Noto Fonts: The Universal Fallback
The Noto project (the name means "no tofu") is Google's effort to create fonts covering all of Unicode. Each Noto font file covers one or several scripts:
Noto Sans — Latin, Cyrillic, Greek, and more
Noto Sans CJK SC/TC/JP/KR — Simplified/Traditional Chinese, Japanese, Korean
Noto Sans Arabic — Arabic
Noto Sans Hebrew — Hebrew
Noto Sans Devanagari — Devanagari (Hindi, Marathi, Sanskrit)
Noto Color Emoji — Color emoji (CBDT and COLR v1)

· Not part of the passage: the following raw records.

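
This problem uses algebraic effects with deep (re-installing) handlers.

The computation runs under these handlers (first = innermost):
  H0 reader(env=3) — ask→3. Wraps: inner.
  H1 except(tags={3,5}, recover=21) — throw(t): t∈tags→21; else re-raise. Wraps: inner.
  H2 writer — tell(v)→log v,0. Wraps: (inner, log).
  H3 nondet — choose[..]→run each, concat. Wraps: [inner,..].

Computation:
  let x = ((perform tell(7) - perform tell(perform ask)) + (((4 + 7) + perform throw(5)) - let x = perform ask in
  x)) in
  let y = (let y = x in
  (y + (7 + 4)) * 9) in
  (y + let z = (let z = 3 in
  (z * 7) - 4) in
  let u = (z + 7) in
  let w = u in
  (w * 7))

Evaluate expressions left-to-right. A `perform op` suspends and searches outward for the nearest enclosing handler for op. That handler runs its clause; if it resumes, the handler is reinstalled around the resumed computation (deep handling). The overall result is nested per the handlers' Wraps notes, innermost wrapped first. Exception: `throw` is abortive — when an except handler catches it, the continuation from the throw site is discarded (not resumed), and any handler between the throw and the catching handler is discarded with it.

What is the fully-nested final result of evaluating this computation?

Evaluation trace:
tell(7) @ H2 ⇒ log+=7
ask @ H0 ⇒ 3
tell(3) @ H2 ⇒ log+=3
throw(5) @ H1 caught ⇒ 21
H2 returns (21, (7, 3))
H3 returns [(21, (7, 3))]
= [(21, (7, 3))]

Answer: [(21, (7, 3))]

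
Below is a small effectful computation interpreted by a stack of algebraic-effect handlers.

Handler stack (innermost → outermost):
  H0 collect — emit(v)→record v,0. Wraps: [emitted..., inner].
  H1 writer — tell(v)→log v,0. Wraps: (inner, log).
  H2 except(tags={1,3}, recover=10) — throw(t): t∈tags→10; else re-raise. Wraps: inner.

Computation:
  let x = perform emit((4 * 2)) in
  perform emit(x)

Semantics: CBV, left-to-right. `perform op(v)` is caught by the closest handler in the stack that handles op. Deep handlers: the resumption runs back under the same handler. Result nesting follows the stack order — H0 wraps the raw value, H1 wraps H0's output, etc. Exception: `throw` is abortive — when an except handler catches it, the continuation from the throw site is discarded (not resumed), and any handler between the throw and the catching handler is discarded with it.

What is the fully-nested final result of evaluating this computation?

Evaluation trace:
emit(8) @ H0 ⇒ out+=8
emit(0) @ H0 ⇒ out+=0
H0 returns [8, 0, 0]
H1 returns ([8, 0, 0], ())
H2 returns ([8, 0, 0], ())
= ([8, 0, 0], ())

Answer: ([8, 0, 0], ())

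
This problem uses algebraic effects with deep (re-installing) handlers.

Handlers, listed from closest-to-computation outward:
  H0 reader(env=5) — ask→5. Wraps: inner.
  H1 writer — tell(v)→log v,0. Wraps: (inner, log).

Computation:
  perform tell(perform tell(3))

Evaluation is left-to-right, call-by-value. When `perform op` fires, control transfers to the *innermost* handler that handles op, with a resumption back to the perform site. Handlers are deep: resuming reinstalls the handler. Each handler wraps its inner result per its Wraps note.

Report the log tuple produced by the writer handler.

Answer: (3, 0)

Working:
tell(3) @ H1 ⇒ log+=3
tell(0) @ H1 ⇒ log+=0
H0 returns 0
H1 returns (0, (3, 0))
= (0, (3, 0))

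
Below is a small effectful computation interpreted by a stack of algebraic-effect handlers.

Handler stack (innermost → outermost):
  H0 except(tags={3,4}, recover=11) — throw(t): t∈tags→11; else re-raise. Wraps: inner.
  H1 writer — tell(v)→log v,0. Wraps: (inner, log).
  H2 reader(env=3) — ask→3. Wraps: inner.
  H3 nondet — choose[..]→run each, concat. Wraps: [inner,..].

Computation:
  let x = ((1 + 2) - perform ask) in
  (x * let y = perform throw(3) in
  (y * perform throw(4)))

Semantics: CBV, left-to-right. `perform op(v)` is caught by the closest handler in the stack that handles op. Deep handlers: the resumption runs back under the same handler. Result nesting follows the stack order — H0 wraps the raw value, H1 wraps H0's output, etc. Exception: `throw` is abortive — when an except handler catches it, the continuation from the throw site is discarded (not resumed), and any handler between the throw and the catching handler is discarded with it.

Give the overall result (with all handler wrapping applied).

Working:
ask @ H2 ⇒ 3
throw(3) @ H0 caught ⇒ 11
H1 returns (11, ())
H2 returns (11, ())
H3 returns [(11, ())]
= [(11, ())]

Answer: [(11, ())]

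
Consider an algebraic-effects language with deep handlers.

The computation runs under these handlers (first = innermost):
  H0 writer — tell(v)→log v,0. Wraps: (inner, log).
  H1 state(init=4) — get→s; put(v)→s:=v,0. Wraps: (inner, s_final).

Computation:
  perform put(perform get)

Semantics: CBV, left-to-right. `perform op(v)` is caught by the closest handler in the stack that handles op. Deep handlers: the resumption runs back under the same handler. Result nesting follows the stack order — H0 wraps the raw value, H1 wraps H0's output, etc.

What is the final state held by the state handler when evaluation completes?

Evaluation trace:
get @ H1 ⇒ 4
put(4) @ H1 ⇒ s:=4
H0 returns (0, ())
H1 returns ((0, ()), 4)
= ((0, ()), 4)

Answer: 4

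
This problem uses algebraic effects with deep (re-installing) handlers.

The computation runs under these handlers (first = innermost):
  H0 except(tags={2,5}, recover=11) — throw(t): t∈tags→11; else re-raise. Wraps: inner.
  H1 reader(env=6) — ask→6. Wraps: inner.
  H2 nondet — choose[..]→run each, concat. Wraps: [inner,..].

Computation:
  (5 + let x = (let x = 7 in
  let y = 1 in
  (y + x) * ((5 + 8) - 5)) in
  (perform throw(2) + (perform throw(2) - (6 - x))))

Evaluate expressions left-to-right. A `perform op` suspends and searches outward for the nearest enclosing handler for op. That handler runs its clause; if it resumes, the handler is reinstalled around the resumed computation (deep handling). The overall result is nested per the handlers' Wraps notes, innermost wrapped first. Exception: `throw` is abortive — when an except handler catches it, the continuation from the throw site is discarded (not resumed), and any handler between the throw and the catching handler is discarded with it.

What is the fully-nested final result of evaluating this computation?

Answer: [11]

Step-by-step:
throw(2) @ H0 caught ⇒ 11
H1 returns 11
H2 returns [11]
= [11]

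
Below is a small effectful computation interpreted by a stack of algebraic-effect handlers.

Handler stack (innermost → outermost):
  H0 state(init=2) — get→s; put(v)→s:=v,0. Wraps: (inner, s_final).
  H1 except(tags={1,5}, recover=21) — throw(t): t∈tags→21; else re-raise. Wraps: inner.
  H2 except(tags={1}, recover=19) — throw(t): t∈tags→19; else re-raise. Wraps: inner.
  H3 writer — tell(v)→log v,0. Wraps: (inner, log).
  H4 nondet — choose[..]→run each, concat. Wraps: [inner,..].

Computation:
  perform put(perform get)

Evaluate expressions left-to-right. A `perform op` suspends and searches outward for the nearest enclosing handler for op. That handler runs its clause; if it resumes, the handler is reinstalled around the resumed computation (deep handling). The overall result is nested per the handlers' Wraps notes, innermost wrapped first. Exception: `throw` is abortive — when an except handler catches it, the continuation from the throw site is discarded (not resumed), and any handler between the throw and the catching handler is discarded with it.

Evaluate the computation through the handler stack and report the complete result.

Working:
get @ H0 ⇒ 2
put(2) @ H0 ⇒ s:=2
H0 returns (0, 2)
H1 returns (0, 2)
H2 returns (0, 2)
H3 returns ((0, 2), ())
H4 returns [((0, 2), ())]
= [((0, 2), ())]

Answer: [((0, 2), ())]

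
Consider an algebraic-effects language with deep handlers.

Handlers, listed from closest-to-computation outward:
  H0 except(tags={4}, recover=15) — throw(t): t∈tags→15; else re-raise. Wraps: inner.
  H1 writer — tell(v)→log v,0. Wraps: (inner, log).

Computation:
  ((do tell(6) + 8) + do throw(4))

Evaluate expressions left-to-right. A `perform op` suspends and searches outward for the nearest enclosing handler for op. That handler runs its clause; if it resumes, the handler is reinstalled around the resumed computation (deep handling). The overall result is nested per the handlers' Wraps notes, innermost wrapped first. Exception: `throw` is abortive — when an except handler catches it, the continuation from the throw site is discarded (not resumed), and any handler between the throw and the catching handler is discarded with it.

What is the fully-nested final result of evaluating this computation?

Step-by-step:
tell(6) @ H1 ⇒ log+=6
throw(4) @ H0 caught ⇒ 15
H1 returns (15, (6))
= (15, (6))

Answer: (15, (6))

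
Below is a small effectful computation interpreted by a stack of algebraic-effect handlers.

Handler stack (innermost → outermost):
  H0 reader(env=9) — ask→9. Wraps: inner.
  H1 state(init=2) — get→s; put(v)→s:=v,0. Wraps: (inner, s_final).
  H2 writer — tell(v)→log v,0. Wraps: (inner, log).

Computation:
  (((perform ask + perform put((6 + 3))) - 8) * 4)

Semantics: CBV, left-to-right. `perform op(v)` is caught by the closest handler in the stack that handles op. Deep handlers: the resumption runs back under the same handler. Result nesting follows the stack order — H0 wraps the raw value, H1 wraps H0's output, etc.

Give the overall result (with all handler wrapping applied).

Answer: ((4, 9), ())

Step-by-step:
ask @ H0 ⇒ 9
put(9) @ H1 ⇒ s:=9
H0 returns 4
H1 returns (4, 9)
H2 returns ((4, 9), ())
= ((4, 9), ())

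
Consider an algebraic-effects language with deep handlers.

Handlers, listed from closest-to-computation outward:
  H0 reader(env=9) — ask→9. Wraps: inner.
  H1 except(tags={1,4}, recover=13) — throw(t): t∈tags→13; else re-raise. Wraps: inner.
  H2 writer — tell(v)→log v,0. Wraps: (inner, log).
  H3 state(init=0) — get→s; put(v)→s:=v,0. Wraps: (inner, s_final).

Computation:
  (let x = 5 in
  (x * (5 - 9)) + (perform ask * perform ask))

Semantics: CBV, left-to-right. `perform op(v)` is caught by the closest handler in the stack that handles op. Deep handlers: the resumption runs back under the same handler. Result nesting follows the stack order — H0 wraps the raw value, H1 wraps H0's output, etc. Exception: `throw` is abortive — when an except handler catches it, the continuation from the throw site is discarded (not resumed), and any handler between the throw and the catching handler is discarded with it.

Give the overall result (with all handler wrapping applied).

Answer: ((61, ()), 0)

Working:
ask @ H0 ⇒ 9
ask @ H0 ⇒ 9
H0 returns 61
H1 returns 61
H2 returns (61, ())
H3 returns ((61, ()), 0)
= ((61, ()), 0)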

Noto Serif * — Serif variants of all scripts
For a web application that handles user-generated content in unknown languages, including Noto as a fallback via Google Fonts or self-hosting ensures that virtually no character produces tofu:
<link rel="preconnect" href="https://fonts.googleapis.com">
<link href="https://fonts.googleapis.com/css2?family=Noto+Sans:wght@400;700&family=Noto+Sans+SC&family=Noto+Color+Emoji&display=swap" rel="stylesheet">
The conditional unicode-range loading in the Google Fonts response ensures users only download the Noto subset files that contain characters actually present on the page.